Two-tier school system creates poverty trap for disadvantaged
Published 18/10/2007 | 14:02
The gap in performance between pupils from rich and poor backgrounds is stark and poses an unacceptable risk to the life chances of disadvantaged children, the chief schools inspector, Christine Gilbert, warned yesterday.
Ms Gilbert, chief executive of Ofsted, the education standards watchdog, delivered a savage indictment of the failure to close the disparity in performance when she published the inspectors' state-of-the-nation annual schools report yesterday. It was leading to an "alarming" threat to thousands of youngsters, who faced the prospect of roaming the streets without a job after quitting school at 16, she said.
Figures in the report showed that children from disadvantaged homes were five times more likely to fail to get five top-grade A* to C passes in their GCSE exams than those from more affluent backgrounds.
Her comments were seized on by opposition MPs as evidence that 10 years of New Labour had failed to tackle inequality in schools, despite ministers insisting it was a key priority. The report revealed that as many as 200,000 teenagers aged 16 and 17 had been left in limbo – without a job or a full-time education or training place.
It also showed that only 12 per cent of children in care obtained five top-grade GCSE passes – compared with a national average of 59 per cent. Of those eligible for free school meals, only one in three obtained five top-grade passes.
Twice as many 11-year-olds from poor homes also failed to master English and maths in national curriculum tests (61 per cent and 58 per cent) compared with the national average (83 per cent and 79 per cent).
"This cannot be right and we need to do more," said Ms Gilbert. "There is no quick fix but providers should learn from what works. It can't be right that 20 per cent of youngsters leave primary schools without a foundation in literacy and numeracy. This report does not pull its punches. The relationship between poverty and outcomes for youngsters is stark.
"Recurring themes are too apparent: poor attendance and low levels of basic skills hindering the learning of disadvantaged pupils; too many pupil referral units... the poor attainment and employment prospects of most children in public care; disproportionate numbers of exclusions of Black Caribbean pupils."
Schools in deprived areas were more likely to be failing – described as "inadequate" – than those serving leafier suburbs, the report said. It also highlighted continuing concern over the number of secondary schools found to be inadequate as a result of inspections. Overall, 10 per cent of secondaries and 5 per cent of primaries failed their inspections, meaning they have a year to show improvement or face closure.

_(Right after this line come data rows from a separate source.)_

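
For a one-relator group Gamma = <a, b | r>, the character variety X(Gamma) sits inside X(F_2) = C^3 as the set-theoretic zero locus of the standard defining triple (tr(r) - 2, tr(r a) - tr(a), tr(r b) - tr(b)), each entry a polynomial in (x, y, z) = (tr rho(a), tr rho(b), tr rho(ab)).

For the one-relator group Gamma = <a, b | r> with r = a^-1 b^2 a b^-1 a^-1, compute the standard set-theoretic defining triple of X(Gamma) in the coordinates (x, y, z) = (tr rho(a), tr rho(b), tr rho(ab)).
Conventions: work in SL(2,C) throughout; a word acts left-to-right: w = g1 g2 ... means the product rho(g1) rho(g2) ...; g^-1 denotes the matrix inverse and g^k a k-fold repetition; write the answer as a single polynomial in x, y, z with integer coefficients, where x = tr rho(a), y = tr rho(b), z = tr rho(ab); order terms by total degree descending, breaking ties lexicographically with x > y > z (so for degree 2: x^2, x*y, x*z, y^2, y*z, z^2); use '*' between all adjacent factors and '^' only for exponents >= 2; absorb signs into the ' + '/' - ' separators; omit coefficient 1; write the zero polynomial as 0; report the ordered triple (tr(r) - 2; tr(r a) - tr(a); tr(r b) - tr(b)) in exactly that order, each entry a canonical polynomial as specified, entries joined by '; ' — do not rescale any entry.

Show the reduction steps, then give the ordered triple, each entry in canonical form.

tr(b^2) = tr(b)*tr(b) - tr(1)  (reduce the b square) = y^2 - 2
tr(a b^2) = tr(b)*tr(a b) - tr(a)  (reduce the b square) = y*z - x
tr(b^2 a b) = tr(b)*tr(a b^2) - tr(a b)  (reduce the b square) = y^2*z - x*y - z
next, tr(a b a b) = tr(a b)*tr(a b) - tr(1)  (split on a) = z^2 - 2
next, tr(a b a) = tr(a)*tr(b a) - tr(b)  (reduce the a square) = x*z - y
next, tr(b^2 a b a) = tr(b)*tr(a b a b) - tr(a b a)  (reduce the b square) = y*z^2 - x*z - y
next, tr(a^-1 b^2 a b) = tr(b^2 a b)*tr(a) - tr(b^2 a b a)  (eliminate a^-1) = x*y^2*z - x^2*y - y*z^2 + y
tr(b^2 a b^-1 a^-1) = tr(a^-1 b^2 a)*tr(b) - tr(a^-1 b^2 a b)  (eliminate b^-1) = -x*y^2*z + x^2*y + y^3 + y*z^2 - 3*y
tr(a^-1 b^2 a b^-1 a^-1) = tr(b^2 a b^-1 a^-1)*tr(a) - tr(b^2 a b^-1)  (eliminate a^-1) = -x^2*y^2*z + x^3*y + x*y^3 + x*y*z^2 - 3*x*y - z
tr(b^3) = tr(b)*tr(b^2) - tr(b)   [square of b] = y^3 - 3*y
and tr(b a^-1 b^2) = tr(b^3)*tr(a) - tr(b^3 a)   [inverse elimination on a] = x*y^3 - y^2*z - 2*x*y + z
tr(b^2 a b^2) = tr(b)*tr(b a b^2) - tr(b a b)   [square of b] = y^3*z - x*y^2 - 2*y*z + x
tr(a^2) = tr(a)*tr(a) - tr(1)   [square of a] = x^2 - 2
tr(a b^2 a) = tr(b)*tr(a^2 b) - tr(a^2)   [square of b] = x*y*z - x^2 - y^2 + 2
tr(b^2 a b^2 a) = tr(b)*tr(a b^2 a b) - tr(a b^2 a)   [square of b] = y^2*z^2 - 2*x*y*z + x^2 - 2
tr(b a^-1 b^2 a b) = tr(b^2 a b^2)*tr(a) - tr(b^2 a b^2 a)   [inverse elimination on a] = x*y^3*z - x^2*y^2 - y^2*z^2 + 2
tr(b^2 a b a b) = tr(b)*tr(b a b a b) - tr(b a b a)   [square of b] = y^2*z^2 - x*y*z - y^2 - z^2 + 2
next, tr(a b a b a b) = tr(b a b a)*tr(b a) - tr(a b)   [split at a repeated b] = z^3 - 3*z
next, tr(a b a b a) = tr(a)*tr(b a b a) - tr(b a b)   [square of a] = x*z^2 - y*z - x
and tr(b^2 a b a b a) = tr(b)*tr(a b a b a b) - tr(a b a b a)   [square of b] = y*z^3 - x*z^2 - 2*y*z + x
tr(b a^-1 b^2 a b a) = tr(b^2 a b a b)*tr(a) - tr(b^2 a b a b a)   [inverse elimination on a] = x*y^2*z^2 - x^2*y*z - y*z^3 - x*y^2 + 2*y*z + x
and tr(a^-1 b a^-1 b^2 a b) = tr(b a^-1 b^2 a b)*tr(a) - tr(b a^-1 b^2 a b a)   [inverse elimination on a] = x^2*y^3*z - x^3*y^2 - 2*x*y^2*z^2 + x^2*y*z + y*z^3 + x*y^2 - 2*y*z + x
tr(a^-1 b^2 a b^-1 a^-1 b) = tr(a^-1 b a^-1 b^2 a)*tr(b) - tr(a^-1 b a^-1 b^2 a b)   [inverse elimination on b] = -x^2*y^3*z + x^3*y^2 + x*y^4 + 2*x*y^2*z^2 - x^2*y*z - y^3*z - y*z^3 - 3*x*y^2 + 3*y*z - x
assemble the triple (tr(r) - 2; tr(r a) - x; tr(r b) - y)

-x^2*y^2*z + x^3*y + x*y^3 + x*y*z^2 - 3*x*y - z - 2; -x*y^2*z + x^2*y + y^3 + y*z^2 - x - 3*y; -x^2*y^3*z + x^3*y^2 + x*y^4 + 2*x*y^2*z^2 - x^2*y*z - y^3*z - y*z^3 - 3*x*y^2 + 3*y*z - x - y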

Nearly half of all secondary schools (49 per cent) failed to achieve anything more than a satisfactory rating – considered not good enough by inspectors. However, the overall percentage of failing schools fell from 8 per cent to 6 per cent and the number rated outstanding rose. Because more schools were inspected last year, though, the overall number ranked inadequate rose from 520 to 552.
Nick Gibb, the Conservative spokesman on schools, said: It is unacceptable that almost half of secondary schools are rated no better than satisfactory. This is not good enough."
Lord Adonis, the Schools minister, acknowledged poverty was "a harder nut to crack".
The report also warned that schools were failing in their attempt to instil a sense of "Britishness" – a key theme espoused by Gordon Brown – into their pupils.
This year's exam league tables showed a massive range in performance between schools with a comprehensive intake serving deprived areas. The school ranked as having the best teaching standards in the country was the Academy of St Francis of Assisi, in Liverpool, the first of the Government's flagship schools to specialise in a "green" education. It was given a ranking of 1,078.7 on an index showing how much schools had improved their pupils' performance.
The worst-performing school in the GCSE league tables was Temple, in Kent, where only 2 per cent of pupils obtained five A* to C grades including maths and English.